[Оглавление]




ПРО  ФАШИСТОВ  И  ЛЮДЕЙ

Два рассказа


ГРИШКА
СУШИ С ДВУХ ДО ШЕСТИ


ГРИШКА

Да, конечно, легко говорить "Гришка фашист, Гришка фашист", а пожили б все эти говоруны с детства, а то и раньше, в какой-нибудь Караганде или в томжесамомдопустим Кемерове одноимённой области, да ещё не в городе как таковом и в его черте, а в ЖР 1 , скажем, под названием Промышленновский Пионер - посмотрел бы я, кем этим вышеупомянутым всем стать захотелось бы. В конце концов.

Гришка, он тоже не сразу после рождения в полублагополучной семье простых тружеников к фашистам подался.
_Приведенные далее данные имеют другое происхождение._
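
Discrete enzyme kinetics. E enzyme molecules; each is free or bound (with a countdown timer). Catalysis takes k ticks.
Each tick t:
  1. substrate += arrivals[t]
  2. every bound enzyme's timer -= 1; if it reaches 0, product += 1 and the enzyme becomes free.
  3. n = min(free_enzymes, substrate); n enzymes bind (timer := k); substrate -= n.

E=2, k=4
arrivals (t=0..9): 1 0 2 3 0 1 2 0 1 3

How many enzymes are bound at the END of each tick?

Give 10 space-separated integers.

t=0: arr=1 -> substrate=0 bound=1 product=0
t=1: arr=0 -> substrate=0 bound=1 product=0
t=2: arr=2 -> substrate=1 bound=2 product=0
t=3: arr=3 -> substrate=4 bound=2 product=0
t=4: arr=0 -> substrate=3 bound=2 product=1
t=5: arr=1 -> substrate=4 bound=2 product=1
t=6: arr=2 -> substrate=5 bound=2 product=2
t=7: arr=0 -> substrate=5 bound=2 product=2
t=8: arr=1 -> substrate=5 bound=2 product=3
t=9: arr=3 -> substrate=8 bound=2 product=3

Answer: 1 1 2 2 2 2 2 2 2 2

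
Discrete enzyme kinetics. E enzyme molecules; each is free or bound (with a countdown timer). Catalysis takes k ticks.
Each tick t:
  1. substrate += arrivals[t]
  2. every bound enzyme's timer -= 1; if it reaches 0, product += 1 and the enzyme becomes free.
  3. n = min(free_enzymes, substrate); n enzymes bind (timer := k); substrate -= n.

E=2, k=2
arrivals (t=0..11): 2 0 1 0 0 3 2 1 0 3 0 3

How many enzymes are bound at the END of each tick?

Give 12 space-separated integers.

Answer: 2 2 1 1 0 2 2 2 2 2 2 2

Derivation:
t=0: arr=2 -> substrate=0 bound=2 product=0
t=1: arr=0 -> substrate=0 bound=2 product=0
t=2: arr=1 -> substrate=0 bound=1 product=2
t=3: arr=0 -> substrate=0 bound=1 product=2
t=4: arr=0 -> substrate=0 bound=0 product=3
t=5: arr=3 -> substrate=1 bound=2 product=3
t=6: arr=2 -> substrate=3 bound=2 product=3
t=7: arr=1 -> substrate=2 bound=2 product=5
t=8: arr=0 -> substrate=2 bound=2 product=5
t=9: arr=3 -> substrate=3 bound=2 product=7
t=10: arr=0 -> substrate=3 bound=2 product=7
t=11: arr=3 -> substrate=4 bound=2 product=9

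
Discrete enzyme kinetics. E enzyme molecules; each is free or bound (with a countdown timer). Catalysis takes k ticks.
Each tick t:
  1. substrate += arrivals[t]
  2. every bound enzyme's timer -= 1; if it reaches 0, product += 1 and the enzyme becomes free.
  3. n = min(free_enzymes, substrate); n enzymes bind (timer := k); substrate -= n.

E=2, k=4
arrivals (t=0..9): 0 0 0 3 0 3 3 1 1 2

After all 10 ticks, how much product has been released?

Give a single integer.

t=0: arr=0 -> substrate=0 bound=0 product=0
t=1: arr=0 -> substrate=0 bound=0 product=0
t=2: arr=0 -> substrate=0 bound=0 product=0
t=3: arr=3 -> substrate=1 bound=2 product=0
t=4: arr=0 -> substrate=1 bound=2 product=0
t=5: arr=3 -> substrate=4 bound=2 product=0
t=6: arr=3 -> substrate=7 bound=2 product=0
t=7: arr=1 -> substrate=6 bound=2 product=2
t=8: arr=1 -> substrate=7 bound=2 product=2
t=9: arr=2 -> substrate=9 bound=2 product=2

Answer: 2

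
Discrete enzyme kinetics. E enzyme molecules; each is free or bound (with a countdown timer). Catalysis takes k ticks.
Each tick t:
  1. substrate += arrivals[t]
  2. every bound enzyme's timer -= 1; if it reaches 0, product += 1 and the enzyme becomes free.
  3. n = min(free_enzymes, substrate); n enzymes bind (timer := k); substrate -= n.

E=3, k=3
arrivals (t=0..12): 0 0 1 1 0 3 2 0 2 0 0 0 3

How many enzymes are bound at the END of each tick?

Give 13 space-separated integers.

Answer: 0 0 1 2 2 3 3 3 3 3 3 2 3

Derivation:
t=0: arr=0 -> substrate=0 bound=0 product=0
t=1: arr=0 -> substrate=0 bound=0 product=0
t=2: arr=1 -> substrate=0 bound=1 product=0
t=3: arr=1 -> substrate=0 bound=2 product=0
t=4: arr=0 -> substrate=0 bound=2 product=0
t=5: arr=3 -> substrate=1 bound=3 product=1
t=6: arr=2 -> substrate=2 bound=3 product=2
t=7: arr=0 -> substrate=2 bound=3 product=2
t=8: arr=2 -> substrate=2 bound=3 product=4
t=9: arr=0 -> substrate=1 bound=3 product=5
t=10: arr=0 -> substrate=1 bound=3 product=5
t=11: arr=0 -> substrate=0 bound=2 product=7
t=12: arr=3 -> substrate=1 bound=3 product=8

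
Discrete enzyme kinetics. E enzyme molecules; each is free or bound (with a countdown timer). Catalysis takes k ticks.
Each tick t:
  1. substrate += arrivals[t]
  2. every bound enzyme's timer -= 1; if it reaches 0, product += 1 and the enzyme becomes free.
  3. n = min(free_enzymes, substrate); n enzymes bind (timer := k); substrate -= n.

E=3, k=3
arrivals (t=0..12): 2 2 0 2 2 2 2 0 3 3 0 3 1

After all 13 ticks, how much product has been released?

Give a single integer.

Answer: 11

Derivation:
t=0: arr=2 -> substrate=0 bound=2 product=0
t=1: arr=2 -> substrate=1 bound=3 product=0
t=2: arr=0 -> substrate=1 bound=3 product=0
t=3: arr=2 -> substrate=1 bound=3 product=2
t=4: arr=2 -> substrate=2 bound=3 product=3
t=5: arr=2 -> substrate=4 bound=3 product=3
t=6: arr=2 -> substrate=4 bound=3 product=5
t=7: arr=0 -> substrate=3 bound=3 product=6
t=8: arr=3 -> substrate=6 bound=3 product=6
t=9: arr=3 -> substrate=7 bound=3 product=8
t=10: arr=0 -> substrate=6 bound=3 product=9
t=11: arr=3 -> substrate=9 bound=3 product=9
t=12: arr=1 -> substrate=8 bound=3 product=11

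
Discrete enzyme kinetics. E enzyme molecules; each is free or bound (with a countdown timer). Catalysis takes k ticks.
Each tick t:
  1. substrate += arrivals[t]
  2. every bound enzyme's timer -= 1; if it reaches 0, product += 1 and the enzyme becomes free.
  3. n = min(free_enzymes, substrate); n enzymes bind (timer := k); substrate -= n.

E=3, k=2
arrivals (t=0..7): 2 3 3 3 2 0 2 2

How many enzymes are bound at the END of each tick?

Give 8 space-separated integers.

Answer: 2 3 3 3 3 3 3 3

Derivation:
t=0: arr=2 -> substrate=0 bound=2 product=0
t=1: arr=3 -> substrate=2 bound=3 product=0
t=2: arr=3 -> substrate=3 bound=3 product=2
t=3: arr=3 -> substrate=5 bound=3 product=3
t=4: arr=2 -> substrate=5 bound=3 product=5
t=5: arr=0 -> substrate=4 bound=3 product=6
t=6: arr=2 -> substrate=4 bound=3 product=8
t=7: arr=2 -> substrate=5 bound=3 product=9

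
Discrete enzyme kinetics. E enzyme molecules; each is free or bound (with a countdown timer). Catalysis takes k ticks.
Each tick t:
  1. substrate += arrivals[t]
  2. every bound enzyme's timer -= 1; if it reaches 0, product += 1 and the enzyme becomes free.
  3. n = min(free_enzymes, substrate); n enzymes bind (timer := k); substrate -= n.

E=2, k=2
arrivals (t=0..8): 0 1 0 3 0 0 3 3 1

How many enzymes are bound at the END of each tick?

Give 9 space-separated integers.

Answer: 0 1 1 2 2 1 2 2 2

Derivation:
t=0: arr=0 -> substrate=0 bound=0 product=0
t=1: arr=1 -> substrate=0 bound=1 product=0
t=2: arr=0 -> substrate=0 bound=1 product=0
t=3: arr=3 -> substrate=1 bound=2 product=1
t=4: arr=0 -> substrate=1 bound=2 product=1
t=5: arr=0 -> substrate=0 bound=1 product=3
t=6: arr=3 -> substrate=2 bound=2 product=3
t=7: arr=3 -> substrate=4 bound=2 product=4
t=8: arr=1 -> substrate=4 bound=2 product=5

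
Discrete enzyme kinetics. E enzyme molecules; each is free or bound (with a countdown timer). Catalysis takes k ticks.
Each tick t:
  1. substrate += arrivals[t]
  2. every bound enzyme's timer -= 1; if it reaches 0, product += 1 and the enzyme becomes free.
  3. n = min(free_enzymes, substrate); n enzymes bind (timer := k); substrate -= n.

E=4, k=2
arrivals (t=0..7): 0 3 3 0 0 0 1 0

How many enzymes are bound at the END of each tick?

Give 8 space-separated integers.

Answer: 0 3 4 3 2 0 1 1

Derivation:
t=0: arr=0 -> substrate=0 bound=0 product=0
t=1: arr=3 -> substrate=0 bound=3 product=0
t=2: arr=3 -> substrate=2 bound=4 product=0
t=3: arr=0 -> substrate=0 bound=3 product=3
t=4: arr=0 -> substrate=0 bound=2 product=4
t=5: arr=0 -> substrate=0 bound=0 product=6
t=6: arr=1 -> substrate=0 bound=1 product=6
t=7: arr=0 -> substrate=0 bound=1 product=6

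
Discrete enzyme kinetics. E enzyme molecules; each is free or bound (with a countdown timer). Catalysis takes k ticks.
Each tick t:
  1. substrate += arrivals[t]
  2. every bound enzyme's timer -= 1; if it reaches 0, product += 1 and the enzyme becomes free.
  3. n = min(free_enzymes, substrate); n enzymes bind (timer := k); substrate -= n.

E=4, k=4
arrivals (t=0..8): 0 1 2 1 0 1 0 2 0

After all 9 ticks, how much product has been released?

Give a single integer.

t=0: arr=0 -> substrate=0 bound=0 product=0
t=1: arr=1 -> substrate=0 bound=1 product=0
t=2: arr=2 -> substrate=0 bound=3 product=0
t=3: arr=1 -> substrate=0 bound=4 product=0
t=4: arr=0 -> substrate=0 bound=4 product=0
t=5: arr=1 -> substrate=0 bound=4 product=1
t=6: arr=0 -> substrate=0 bound=2 product=3
t=7: arr=2 -> substrate=0 bound=3 product=4
t=8: arr=0 -> substrate=0 bound=3 product=4

Answer: 4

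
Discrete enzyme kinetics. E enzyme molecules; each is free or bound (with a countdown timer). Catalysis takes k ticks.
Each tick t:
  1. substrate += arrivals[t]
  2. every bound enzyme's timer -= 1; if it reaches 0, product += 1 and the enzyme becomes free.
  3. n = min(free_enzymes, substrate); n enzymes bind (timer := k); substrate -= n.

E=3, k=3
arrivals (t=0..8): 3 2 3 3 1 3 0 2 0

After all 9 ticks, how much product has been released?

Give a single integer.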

Он сначала прошёл тяжёлое детство без памперсов и витаминов, потом в школе учился на хорошо и отлично, хоть в пионерской организации и не состоял. По причине её временного исчезновения из новейшей истории великой страны. Потом в качалку ходил по вечерам маниакально. Будучи культурным в некотором смысле человеком. Культурой тела он занимался и её повышал до предела. Чтоб всё как положено и как в анатомическом атласе испокон веков нарисовано: пресс там, трапеции, бицепсы с трицепсами, жим лёжа, толчок и тому подобное. Может, качалкой всё бы и ограничилось. Если б Гришка, пойдя наперекор против воли родителей, сначала в университет не попал по конкурсу, а позже по "скорой" - в ГУЗ КОКПБ 2 , а говоря проще, в дурдом областного масштаба и значения. После их университета многие в дурдом попадали. Особенность такая. Малоизученная. Видно, манера преподавания там настолько прогрессивна, что когда теоретическая база сталкивается с практической действительностью, многие молодые люди психически не выдерживают перегрузок. О чём отец Гришку, кстати, недвусмысленно предупреждал. По-родственному.
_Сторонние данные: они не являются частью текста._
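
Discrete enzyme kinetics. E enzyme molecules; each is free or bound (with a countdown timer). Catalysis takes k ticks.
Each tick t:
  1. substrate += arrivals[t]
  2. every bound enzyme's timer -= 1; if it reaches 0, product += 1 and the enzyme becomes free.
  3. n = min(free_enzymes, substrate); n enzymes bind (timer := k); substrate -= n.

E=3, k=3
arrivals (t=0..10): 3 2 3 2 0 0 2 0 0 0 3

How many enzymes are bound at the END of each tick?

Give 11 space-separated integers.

Answer: 3 3 3 3 3 3 3 3 3 3 3

Derivation:
t=0: arr=3 -> substrate=0 bound=3 product=0
t=1: arr=2 -> substrate=2 bound=3 product=0
t=2: arr=3 -> substrate=5 bound=3 product=0
t=3: arr=2 -> substrate=4 bound=3 product=3
t=4: arr=0 -> substrate=4 bound=3 product=3
t=5: arr=0 -> substrate=4 bound=3 product=3
t=6: arr=2 -> substrate=3 bound=3 product=6
t=7: arr=0 -> substrate=3 bound=3 product=6
t=8: arr=0 -> substrate=3 bound=3 product=6
t=9: arr=0 -> substrate=0 bound=3 product=9
t=10: arr=3 -> substrate=3 bound=3 product=9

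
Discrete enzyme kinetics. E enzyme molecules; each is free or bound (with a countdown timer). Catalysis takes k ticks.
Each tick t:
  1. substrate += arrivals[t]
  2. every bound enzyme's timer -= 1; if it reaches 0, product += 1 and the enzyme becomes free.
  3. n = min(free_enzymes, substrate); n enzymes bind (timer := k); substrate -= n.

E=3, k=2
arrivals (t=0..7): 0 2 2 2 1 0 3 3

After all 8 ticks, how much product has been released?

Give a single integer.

t=0: arr=0 -> substrate=0 bound=0 product=0
t=1: arr=2 -> substrate=0 bound=2 product=0
t=2: arr=2 -> substrate=1 bound=3 product=0
t=3: arr=2 -> substrate=1 bound=3 product=2
t=4: arr=1 -> substrate=1 bound=3 product=3
t=5: arr=0 -> substrate=0 bound=2 product=5
t=6: arr=3 -> substrate=1 bound=3 product=6
t=7: arr=3 -> substrate=3 bound=3 product=7

Answer: 7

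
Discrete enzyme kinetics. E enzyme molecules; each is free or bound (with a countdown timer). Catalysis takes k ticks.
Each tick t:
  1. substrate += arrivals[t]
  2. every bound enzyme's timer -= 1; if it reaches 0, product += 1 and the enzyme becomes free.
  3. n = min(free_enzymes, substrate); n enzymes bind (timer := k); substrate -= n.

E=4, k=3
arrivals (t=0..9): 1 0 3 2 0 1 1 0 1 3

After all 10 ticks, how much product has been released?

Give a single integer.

Answer: 8

Derivation:
t=0: arr=1 -> substrate=0 bound=1 product=0
t=1: arr=0 -> substrate=0 bound=1 product=0
t=2: arr=3 -> substrate=0 bound=4 product=0
t=3: arr=2 -> substrate=1 bound=4 product=1
t=4: arr=0 -> substrate=1 bound=4 product=1
t=5: arr=1 -> substrate=0 bound=3 product=4
t=6: arr=1 -> substrate=0 bound=3 product=5
t=7: arr=0 -> substrate=0 bound=3 product=5
t=8: arr=1 -> substrate=0 bound=2 product=7
t=9: arr=3 -> substrate=0 bound=4 product=8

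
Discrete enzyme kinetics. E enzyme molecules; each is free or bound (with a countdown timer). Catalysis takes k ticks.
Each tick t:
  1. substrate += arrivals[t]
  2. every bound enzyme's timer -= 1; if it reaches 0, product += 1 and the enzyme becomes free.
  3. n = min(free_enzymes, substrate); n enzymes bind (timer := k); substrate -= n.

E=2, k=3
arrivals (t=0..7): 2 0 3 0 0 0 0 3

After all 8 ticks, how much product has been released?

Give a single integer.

t=0: arr=2 -> substrate=0 bound=2 product=0
t=1: arr=0 -> substrate=0 bound=2 product=0
t=2: arr=3 -> substrate=3 bound=2 product=0
t=3: arr=0 -> substrate=1 bound=2 product=2
t=4: arr=0 -> substrate=1 bound=2 product=2
t=5: arr=0 -> substrate=1 bound=2 product=2
t=6: arr=0 -> substrate=0 bound=1 product=4
t=7: arr=3 -> substrate=2 bound=2 product=4

Answer: 4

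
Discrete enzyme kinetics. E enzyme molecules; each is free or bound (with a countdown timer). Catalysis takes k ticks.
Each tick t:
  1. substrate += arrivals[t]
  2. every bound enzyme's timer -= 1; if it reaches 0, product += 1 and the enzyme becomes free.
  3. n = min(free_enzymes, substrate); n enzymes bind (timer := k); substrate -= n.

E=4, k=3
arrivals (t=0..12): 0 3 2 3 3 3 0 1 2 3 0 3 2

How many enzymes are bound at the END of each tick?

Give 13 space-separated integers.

Answer: 0 3 4 4 4 4 4 4 4 4 4 4 4

Derivation:
t=0: arr=0 -> substrate=0 bound=0 product=0
t=1: arr=3 -> substrate=0 bound=3 product=0
t=2: arr=2 -> substrate=1 bound=4 product=0
t=3: arr=3 -> substrate=4 bound=4 product=0
t=4: arr=3 -> substrate=4 bound=4 product=3
t=5: arr=3 -> substrate=6 bound=4 product=4
t=6: arr=0 -> substrate=6 bound=4 product=4
t=7: arr=1 -> substrate=4 bound=4 product=7
t=8: arr=2 -> substrate=5 bound=4 product=8
t=9: arr=3 -> substrate=8 bound=4 product=8
t=10: arr=0 -> substrate=5 bound=4 product=11
t=11: arr=3 -> substrate=7 bound=4 product=12
t=12: arr=2 -> substrate=9 bound=4 product=12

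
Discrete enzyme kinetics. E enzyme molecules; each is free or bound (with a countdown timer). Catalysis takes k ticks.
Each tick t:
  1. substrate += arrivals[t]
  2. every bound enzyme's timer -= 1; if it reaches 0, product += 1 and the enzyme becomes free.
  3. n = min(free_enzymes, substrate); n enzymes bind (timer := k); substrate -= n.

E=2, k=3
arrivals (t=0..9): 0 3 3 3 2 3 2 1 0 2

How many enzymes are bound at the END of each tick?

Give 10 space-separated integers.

t=0: arr=0 -> substrate=0 bound=0 product=0
t=1: arr=3 -> substrate=1 bound=2 product=0
t=2: arr=3 -> substrate=4 bound=2 product=0
t=3: arr=3 -> substrate=7 bound=2 product=0
t=4: arr=2 -> substrate=7 bound=2 product=2
t=5: arr=3 -> substrate=10 bound=2 product=2
t=6: arr=2 -> substrate=12 bound=2 product=2
t=7: arr=1 -> substrate=11 bound=2 product=4
t=8: arr=0 -> substrate=11 bound=2 product=4
t=9: arr=2 -> substrate=13 bound=2 product=4

Answer: 0 2 2 2 2 2 2 2 2 2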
Но Гришка, невзирая на отца, сделал по-своему. И университет он таки окончил. А дурдом нет, не потянул. Из дурдома его после первого же курса лечения выставили за дверь и сказали: "Иди на хрен с богом. Если что, мы тебя поддержим медикаментозно на дому. Раз ты уже не буйный. У нас, - сказали, - и буйные в коридорах лежат непривязанные, несмотря на коечную мощность 1022 койко-места". Тогда Гришка им удивился и говорит: "Кто, я не буйный?" И ушёл прямо из дурдома в фашисты, даже домой, к маме с папой, не заходя. Чтоб лишний раз с ними не встречаться и чтоб незамедлительно опровергнуть унизительный вердикт врачей. Хотел он, правда, по пути на работу заглянуть, в газетку к демократам коммунистической направленности, но представил, как шефу справку свою показывает, а тот говорит: "Бля, ещё один справочник. Да сколько ж можно, уже ж вся редакция со справками", - и не стал никуда заглядывать. Вот кстати - он, Гришка, ещё и новости после университета своего писал в газетку. В качестве корреспондента. Люди от чтения нынешних новостей к врачам попадают, а он их писал... Ясно, что он тоже к ним попал, к врачам. А дальше, конечно, они уже во всём виноваты. Психиатры и вредители. Ну, и евреи. Коих среди психиатров миллионы и сотни тысяч, не говоря уже про среди вредителей. Это Гришке сознательные члены организации с порога объяснили. Широко раскрыв ему глаза и уши. Сказали "все они, начиная с Фрейда и Кащенко, жиды, унтерменши, русофобы и пидарасы, ну просто все до единого". А Гришка ни одного еврея в дурдоме не заметил и не распознал. Ни среди врачей, ни среди персонала, ни даже среди санитаров. Видно, просто по неопытности не распознал и под благотворным воздействием галоперидола. Галоперидол, он притупляет расовое чутьё и ослабляет арийскую бдительность масс. Поэтому они его и используют в своих закулисных целях. Врачи, в смысле. И пидарасы.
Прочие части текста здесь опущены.